I was silent for a time. Then I said stiffly, “I see no resolution to this.”

“Don’t you? It seems obvious to me. We let down our guards and stop resisting each other. We merge. We become one.”

I tried to think about it, but suddenly the answer was too clear before me. “No. I can’t do it.”

“Why won’t you at least try it?”

“Because no matter how it came out, it is intolerable for me to think about. If we become one, and you are dominant, I cease to exist. It would be a suicide for me.”

“I could say the same to you. But that might not happen. As I said, we might simply become a whole, a different person in which neither of us dominates.”

“It would still be intolerable. I cannot imagine a person who had any of my ethics and could tolerate the memory of what you did at Gettys. Those acts were completely reprehensible to me. I cannot accept them as a part of my past. I will not.”

He was silent for a time. Then he asked quietly, “What of your acts of war against the People? Your cutting of Lisana’s tree? You were the one who told the intruders how to overcome Kinrove’s magic and cut our ancestor trees. Was that not killing the People?”

They were trees, not people. The thought washed into my mind, but died, unuttered. It wasn’t true. When the trees had fallen, the spirits within them had moved on. My actions had been just as responsible for deaths as Soldier’s Boy’s had. Neither one of us had bloodied our hands; we had let others do that for us. But the deaths I had caused were just as unforgivable as the slaughter of the soldiers. The lurch of heart that gave me, as the acid realization ate into my soul! And Epiny had told me that the tree cutting would soon resume, if it had not already.
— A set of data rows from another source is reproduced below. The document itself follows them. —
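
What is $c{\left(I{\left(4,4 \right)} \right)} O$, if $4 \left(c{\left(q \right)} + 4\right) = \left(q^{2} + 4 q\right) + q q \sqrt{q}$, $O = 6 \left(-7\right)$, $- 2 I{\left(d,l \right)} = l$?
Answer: $210 - 42 i \sqrt{2} \approx 210.0 - 59.397 i$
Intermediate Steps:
$I{\left(d,l \right)} = - \frac{l}{2}$
$O = -42$
$c{\left(q \right)} = -4 + q + \frac{q^{2}}{4} + \frac{q^{\frac{5}{2}}}{4}$ ($c{\left(q \right)} = -4 + \frac{\left(q^{2} + 4 q\right) + q q \sqrt{q}}{4} = -4 + \frac{\left(q^{2} + 4 q\right) + q^{2} \sqrt{q}}{4} = -4 + \frac{\left(q^{2} + 4 q\right) + q^{\frac{5}{2}}}{4} = -4 + \frac{q^{2} + q^{\frac{5}{2}} + 4 q}{4} = -4 + \left(q + \frac{q^{2}}{4} + \frac{q^{\frac{5}{2}}}{4}\right) = -4 + q + \frac{q^{2}}{4} + \frac{q^{\frac{5}{2}}}{4}$)
$c{\left(I{\left(4,4 \right)} \right)} O = \left(-4 - 2 + \frac{\left(\left(- \frac{1}{2}\right) 4\right)^{2}}{4} + \frac{\left(\left(- \frac{1}{2}\right) 4\right)^{\frac{5}{2}}}{4}\right) \left(-42\right) = \left(-4 - 2 + \frac{\left(-2\right)^{2}}{4} + \frac{\left(-2\right)^{\frac{5}{2}}}{4}\right) \left(-42\right) = \left(-4 - 2 + \frac{1}{4} \cdot 4 + \frac{4 i \sqrt{2}}{4}\right) \left(-42\right) = \left(-4 - 2 + 1 + i \sqrt{2}\right) \left(-42\right) = \left(-5 + i \sqrt{2}\right) \left(-42\right) = 210 - 42 i \sqrt{2}$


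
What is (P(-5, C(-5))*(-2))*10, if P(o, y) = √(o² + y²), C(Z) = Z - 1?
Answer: -20*√61 ≈ -156.21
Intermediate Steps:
C(Z) = -1 + Z
(P(-5, C(-5))*(-2))*10 = (√((-5)² + (-1 - 5)²)*(-2))*10 = (√(25 + (-6)²)*(-2))*10 = (√(25 + 36)*(-2))*10 = (√61*(-2))*10 = -2*√61*10 = -20*√61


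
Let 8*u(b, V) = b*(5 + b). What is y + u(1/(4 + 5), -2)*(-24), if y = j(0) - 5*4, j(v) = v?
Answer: -586/27 ≈ -21.704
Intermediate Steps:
u(b, V) = b*(5 + b)/8 (u(b, V) = (b*(5 + b))/8 = b*(5 + b)/8)
y = -20 (y = 0 - 5*4 = 0 - 20 = -20)
y + u(1/(4 + 5), -2)*(-24) = -20 + ((5 + 1/(4 + 5))/(8*(4 + 5)))*(-24) = -20 + ((⅛)*(5 + 1/9)/9)*(-24) = -20 + ((⅛)*(⅑)*(5 + ⅑))*(-24) = -20 + ((⅛)*(⅑)*(46/9))*(-24) = -20 + (23/324)*(-24) = -20 - 46/27 = -586/27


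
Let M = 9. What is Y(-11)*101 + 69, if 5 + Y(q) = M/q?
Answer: -5705/11 ≈ -518.64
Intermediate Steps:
Y(q) = -5 + 9/q
Y(-11)*101 + 69 = (-5 + 9/(-11))*101 + 69 = (-5 + 9*(-1/11))*101 + 69 = (-5 - 9/11)*101 + 69 = -64/11*101 + 69 = -6464/11 + 69 = -5705/11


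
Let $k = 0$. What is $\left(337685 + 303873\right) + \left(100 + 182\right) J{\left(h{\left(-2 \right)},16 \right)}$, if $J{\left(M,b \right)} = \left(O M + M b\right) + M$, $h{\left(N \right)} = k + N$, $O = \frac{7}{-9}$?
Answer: $\frac{1897226}{3} \approx 6.3241 \cdot 10^{5}$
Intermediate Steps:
$O = - \frac{7}{9}$ ($O = 7 \left(- \frac{1}{9}\right) = - \frac{7}{9} \approx -0.77778$)
$h{\left(N \right)} = N$ ($h{\left(N \right)} = 0 + N = N$)
$J{\left(M,b \right)} = \frac{2 M}{9} + M b$ ($J{\left(M,b \right)} = \left(- \frac{7 M}{9} + M b\right) + M = \frac{2 M}{9} + M b$)
$\left(337685 + 303873\right) + \left(100 + 182\right) J{\left(h{\left(-2 \right)},16 \right)} = \left(337685 + 303873\right) + \left(100 + 182\right) \frac{1}{9} \left(-2\right) \left(2 + 9 \cdot 16\right) = 641558 + 282 \cdot \frac{1}{9} \left(-2\right) \left(2 + 144\right) = 641558 + 282 \cdot \frac{1}{9} \left(-2\right) 146 = 641558 + 282 \left(- \frac{292}{9}\right) = 641558 - \frac{27448}{3} = \frac{1897226}{3}$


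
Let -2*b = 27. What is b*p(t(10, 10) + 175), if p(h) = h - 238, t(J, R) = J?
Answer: 1431/2 ≈ 715.50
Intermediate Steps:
b = -27/2 (b = -½*27 = -27/2 ≈ -13.500)
p(h) = -238 + h
b*p(t(10, 10) + 175) = -27*(-238 + (10 + 175))/2 = -27*(-238 + 185)/2 = -27/2*(-53) = 1431/2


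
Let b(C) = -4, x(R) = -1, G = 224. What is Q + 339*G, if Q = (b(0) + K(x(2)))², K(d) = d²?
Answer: 75945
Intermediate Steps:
Q = 9 (Q = (-4 + (-1)²)² = (-4 + 1)² = (-3)² = 9)
Q + 339*G = 9 + 339*224 = 9 + 75936 = 75945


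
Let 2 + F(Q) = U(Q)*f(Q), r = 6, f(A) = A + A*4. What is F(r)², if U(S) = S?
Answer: 31684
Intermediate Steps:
f(A) = 5*A (f(A) = A + 4*A = 5*A)
F(Q) = -2 + 5*Q² (F(Q) = -2 + Q*(5*Q) = -2 + 5*Q²)
F(r)² = (-2 + 5*6²)² = (-2 + 5*36)² = (-2 + 180)² = 178² = 31684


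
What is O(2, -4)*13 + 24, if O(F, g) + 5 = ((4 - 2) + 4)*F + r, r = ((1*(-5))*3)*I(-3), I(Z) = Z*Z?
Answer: -1640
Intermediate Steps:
I(Z) = Z²
r = -135 (r = ((1*(-5))*3)*(-3)² = -5*3*9 = -15*9 = -135)
O(F, g) = -140 + 6*F (O(F, g) = -5 + (((4 - 2) + 4)*F - 135) = -5 + ((2 + 4)*F - 135) = -5 + (6*F - 135) = -5 + (-135 + 6*F) = -140 + 6*F)
O(2, -4)*13 + 24 = (-140 + 6*2)*13 + 24 = (-140 + 12)*13 + 24 = -128*13 + 24 = -1664 + 24 = -1640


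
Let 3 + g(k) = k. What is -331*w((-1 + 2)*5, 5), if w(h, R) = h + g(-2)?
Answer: 0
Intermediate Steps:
g(k) = -3 + k
w(h, R) = -5 + h (w(h, R) = h + (-3 - 2) = h - 5 = -5 + h)
-331*w((-1 + 2)*5, 5) = -331*(-5 + (-1 + 2)*5) = -331*(-5 + 1*5) = -331*(-5 + 5) = -331*0 = 0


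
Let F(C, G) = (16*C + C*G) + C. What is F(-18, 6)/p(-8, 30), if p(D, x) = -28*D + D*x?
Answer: 207/8 ≈ 25.875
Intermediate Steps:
F(C, G) = 17*C + C*G
F(-18, 6)/p(-8, 30) = (-18*(17 + 6))/((-8*(-28 + 30))) = (-18*23)/((-8*2)) = -414/(-16) = -414*(-1/16) = 207/8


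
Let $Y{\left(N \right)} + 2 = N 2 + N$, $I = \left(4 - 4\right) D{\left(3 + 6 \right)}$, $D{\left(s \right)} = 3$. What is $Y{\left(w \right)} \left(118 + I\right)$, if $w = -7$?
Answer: $-2714$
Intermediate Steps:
$I = 0$ ($I = \left(4 - 4\right) 3 = 0 \cdot 3 = 0$)
$Y{\left(N \right)} = -2 + 3 N$ ($Y{\left(N \right)} = -2 + \left(N 2 + N\right) = -2 + \left(2 N + N\right) = -2 + 3 N$)
$Y{\left(w \right)} \left(118 + I\right) = \left(-2 + 3 \left(-7\right)\right) \left(118 + 0\right) = \left(-2 - 21\right) 118 = \left(-23\right) 118 = -2714$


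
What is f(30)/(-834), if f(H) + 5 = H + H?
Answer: -55/834 ≈ -0.065947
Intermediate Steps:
f(H) = -5 + 2*H (f(H) = -5 + (H + H) = -5 + 2*H)
f(30)/(-834) = (-5 + 2*30)/(-834) = (-5 + 60)*(-1/834) = 55*(-1/834) = -55/834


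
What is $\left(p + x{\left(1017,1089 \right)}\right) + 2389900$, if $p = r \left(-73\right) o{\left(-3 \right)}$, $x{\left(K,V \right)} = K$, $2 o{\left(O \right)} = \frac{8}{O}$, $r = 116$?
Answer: $\frac{7206623}{3} \approx 2.4022 \cdot 10^{6}$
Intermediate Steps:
$o{\left(O \right)} = \frac{4}{O}$ ($o{\left(O \right)} = \frac{8 \frac{1}{O}}{2} = \frac{4}{O}$)
$p = \frac{33872}{3}$ ($p = 116 \left(-73\right) \frac{4}{-3} = - 8468 \cdot 4 \left(- \frac{1}{3}\right) = \left(-8468\right) \left(- \frac{4}{3}\right) = \frac{33872}{3} \approx 11291.0$)
$\left(p + x{\left(1017,1089 \right)}\right) + 2389900 = \left(\frac{33872}{3} + 1017\right) + 2389900 = \frac{36923}{3} + 2389900 = \frac{7206623}{3}$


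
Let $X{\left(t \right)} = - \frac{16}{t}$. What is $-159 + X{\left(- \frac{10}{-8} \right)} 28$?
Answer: $- \frac{2587}{5} \approx -517.4$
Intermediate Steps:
$-159 + X{\left(- \frac{10}{-8} \right)} 28 = -159 + - \frac{16}{\left(-10\right) \frac{1}{-8}} \cdot 28 = -159 + - \frac{16}{\left(-10\right) \left(- \frac{1}{8}\right)} 28 = -159 + - \frac{16}{\frac{5}{4}} \cdot 28 = -159 + \left(-16\right) \frac{4}{5} \cdot 28 = -159 - \frac{1792}{5} = - \frac{2587}{5}$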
I realized it was the result of two half measures of magic; I had told the commander at Gettys how to drug his laborers to get around the fear magic of the forest. And then Soldier’s Boy, with his bloody raid, had energized them with enough hate to make them decide to push on despite any fear or despair they felt. Together we had brought those deaths down on the People. And together we had made possible the slaughter at Gettys. If we had been one, could any of those events have happened? If Soldier’s Boy had had to feel my emotions, would he have been able to commit the atrocities that he had? If we had been one, would I have been better able to stand up for myself at Gettys and demand that I be heard?